Hazing Rocks High School Teams Nationwide

Apr 9, 2010

By Jacqueline Sudano
 
A suburban Indiana school district has been rocked recently by a high school hazing scandal that involved its boys’ varsity basketball team. The Carmel Clay school district has about 15,000 students who all feed into one high school: Carmel High School. Formerly ranked number 10 nationally as one of Sports Illustrated’s Top 25 High School Athletic Programs (2005), Carmel High School has 62 teams, 98 coaches, and over 1,100 student-athletes.
 
Carmel High School’s athletic program and community were shaken by rumors that two alleged separate accounts of hazing occurred involving the boys’ varsity basketball team in January 2010. The first offense was alleged to have occurred in the boys’ locker room on January 8, involving one senior and a 17-year-old on the team. Police reports are heavily redacted and provide little to no information on what was alleged to have happened.
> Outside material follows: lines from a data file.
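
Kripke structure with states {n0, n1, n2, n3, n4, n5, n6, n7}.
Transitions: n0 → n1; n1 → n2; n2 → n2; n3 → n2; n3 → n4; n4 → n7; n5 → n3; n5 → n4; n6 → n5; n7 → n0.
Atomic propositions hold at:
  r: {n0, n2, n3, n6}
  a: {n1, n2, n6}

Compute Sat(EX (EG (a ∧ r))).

Sat(a ∧ r) = {n2, n6}
EG (a ∧ r): greatest fixpoint, start Z0 = {n2, n6}, keep only states in Sat with some successor in Z. Z1 = {n2}; fixed.
Sat(EG (a ∧ r)) = {n2}
Sat(EX (EG (a ∧ r))) = {s : some successor in {n2}} = {n1, n2, n3}

{n1, n2, n3}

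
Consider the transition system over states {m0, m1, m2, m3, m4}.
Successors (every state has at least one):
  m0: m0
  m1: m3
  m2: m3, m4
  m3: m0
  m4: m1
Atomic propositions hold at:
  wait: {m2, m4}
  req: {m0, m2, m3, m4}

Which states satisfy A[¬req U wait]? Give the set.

{m2, m4}

Sat(¬req) = {m1}
A[¬req U wait]: least fixpoint, start Z0 = Sat(wait) = {m2, m4}, add states in Sat(¬req) with every successor in Z. Already a fixed point.
Sat(A[¬req U wait]) = {m2, m4}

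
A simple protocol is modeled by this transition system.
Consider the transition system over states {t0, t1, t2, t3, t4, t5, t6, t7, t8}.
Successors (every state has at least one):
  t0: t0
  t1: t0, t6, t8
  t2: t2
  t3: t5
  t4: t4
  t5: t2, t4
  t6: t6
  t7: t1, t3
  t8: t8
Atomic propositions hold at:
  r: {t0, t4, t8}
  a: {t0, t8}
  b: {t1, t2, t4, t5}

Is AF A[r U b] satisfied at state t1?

A[r U b]: least fixpoint, start Z0 = Sat(b) = {t1, t2, t4, t5}, add states in Sat(r) with every successor in Z. Already a fixed point.
Sat(A[r U b]) = {t1, t2, t4, t5}
AF A[r U b]: least fixpoint, start Z0 = {t1, t2, t4, t5}, add states with every successor in Z. Z1 = {t1, t2, t3, t4, t5}; Z2 = {t1, t2, t3, t4, t5, t7}; fixed.
Sat(AF A[r U b]) = {t1, t2, t3, t4, t5, t7}
t1 ∈ Sat(AF A[r U b]) = {t1, t2, t3, t4, t5, t7}, so the formula holds at t1.

Yes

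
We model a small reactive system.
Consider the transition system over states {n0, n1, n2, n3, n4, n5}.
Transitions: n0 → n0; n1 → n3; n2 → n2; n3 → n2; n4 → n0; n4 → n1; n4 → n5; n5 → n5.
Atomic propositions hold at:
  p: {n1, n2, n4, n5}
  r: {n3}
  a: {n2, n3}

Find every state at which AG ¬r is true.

{n0, n2, n5}

Sat(¬r) = {n0, n1, n2, n4, n5}
AG ¬r: greatest fixpoint, start Z0 = {n0, n1, n2, n4, n5}, keep only states in Sat with every successor in Z. Z1 = {n0, n2, n4, n5}; Z2 = {n0, n2, n5}; fixed.
Sat(AG ¬r) = {n0, n2, n5}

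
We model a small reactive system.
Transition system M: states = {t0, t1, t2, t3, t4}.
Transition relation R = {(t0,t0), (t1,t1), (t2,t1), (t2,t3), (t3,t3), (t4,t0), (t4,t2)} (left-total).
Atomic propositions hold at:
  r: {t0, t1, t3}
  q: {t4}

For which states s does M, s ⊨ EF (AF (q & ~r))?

Sat(~r) = {t2, t4}
Sat(q & ~r) = {t4}
AF (q & ~r): least fixpoint, start Z0 = {t4}, add states with every successor in Z. Already a fixed point.
Sat(AF (q & ~r)) = {t4}
EF (AF (q & ~r)): least fixpoint, start Z0 = {t4}, add states with some successor in Z. Already a fixed point.
Sat(EF (AF (q & ~r))) = {t4}

{t4}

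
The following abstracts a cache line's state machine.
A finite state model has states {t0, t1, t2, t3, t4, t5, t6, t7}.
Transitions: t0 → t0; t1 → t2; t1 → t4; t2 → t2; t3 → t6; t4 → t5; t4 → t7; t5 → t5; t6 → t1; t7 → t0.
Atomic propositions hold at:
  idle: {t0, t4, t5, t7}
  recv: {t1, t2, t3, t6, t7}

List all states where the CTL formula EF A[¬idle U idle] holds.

Sat(¬idle) = {t1, t2, t3, t6}
A[¬idle U idle]: least fixpoint, start Z0 = Sat(idle) = {t0, t4, t5, t7}, add states in Sat(¬idle) with every successor in Z. Already a fixed point.
Sat(A[¬idle U idle]) = {t0, t4, t5, t7}
EF A[¬idle U idle]: least fixpoint, start Z0 = {t0, t4, t5, t7}, add states with some successor in Z. Z1 = {t0, t1, t4, t5, t7}; Z2 = {t0, t1, t4, t5, t6, t7}; Z3 = {t0, t1, t3, t4, t5, t6, t7}; fixed.
Sat(EF A[¬idle U idle]) = {t0, t1, t3, t4, t5, t6, t7}

{t0, t1, t3, t4, t5, t6, t7}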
One student-athlete was suspended for his involvement in the incident.
 
The second alleged incident involved three senior team members hazing two younger students during a bus ride back from a game in Terre Haute, Ind., on January 22, about 100 miles away from Carmel. There, the three seniors allegedly assaulted the younger teammates on two occasions for approximately 10 minutes each, while three coaches were present on the bus at the time. The case will be prosecuted in Hendricks County (not Hamilton County, where Carmel is located), since the offense allegedly occurred there while the bus was in transit. Charges against the three seniors may include criminal deviate conduct (which will place them on the registered sex offenders list for life, if convicted) and criminal confinement. While the case is pending, the three seniors in question were forced to sit out their Senior Night game. As of February 27, four seniors were kicked off the team. It is rumored that charges will be filed against the seniors as soon as next month.
 
Carmel Principal John Williams told the Carmel Star that, “As new information has come up, we have shared that with the police. We have adjusted our feeling about what is appropriate discipline and consequences.”
 
While the investigation is ongoing, it is difficult to ascertain what will happen to these student-athletes for sure. However, the gravity of the offenses alleged and the heavy involvement of both the police and the district in the investigation indicate that the district is taking the claims very seriously.
 
In Crystal Lake, Ill., five high school wrestlers have been charged for a hazing incident at Prairie Ridge High School. There, an anonymous letter was sent to officials at the school on January 28, claiming that a student wrestler was restrained by teammates and repeatedly slapped in the stomach.
 
Police said the resulting investigation involved interviews with over 60 students, as well as the team’s wrestling coaches, which revealed allegations that several student-athletes on the team participated in hazing activities, including slapping and groping teammates through their clothes while they were unable to move.
 
Dan Hoffman, an attorney for one of the arrested student-athletes, told the Daily Herald in Arlington Heights, Ill.: “Any parent should be very worried if they have a child engaged in sports at Prairie Ridge High School,” he said. “They should be afraid that innocent adolescent horseplay will result in criminal charges.”
 
In February, prosecutors in Franklinville, NY charged a 19-year-old Franklinville Central High School student with second-degree harassment and a 16-year-old (as a juvenile) with forcible touching and harassment for an incident in which a wrestling teammate was bound with a belt. Also suspended were the school’s head wrestling coach and two assistants. However, the parents of a suspended (but not charged) student-athlete spoke out. Brian and Kelly Childs told the Olean Times-Herald they accept their son’s punishment, but “[i]t wasn’t an act of viciousness. It was boys being boys. They were goofing off,” Kelly Childs said. “The boys weren’t doing anything to be mean.”
 
Not all student-athletes who are alleged to have participated in hazing are charged with any crimes. On February 24 in Grand Rapids, Mich., Kent County prosecutor William Forsyth announced he won’t file any criminal charges against nearly a dozen members of the West Catholic High School boys’ cross country team for hazing, conduct which got the school to disband the varsity team in the first place, reducing the team from varsity to club status.
 
In a statement, Forsyth said that while the activity “was inappropriate, offensive and admittedly criminal in nature, given the age of the offenders, their lack of criminal record and the isolated nature of the behavior [i.e. in the context of their participation on the cross country team], any punishment is best left to the administration of West Catholic High School.”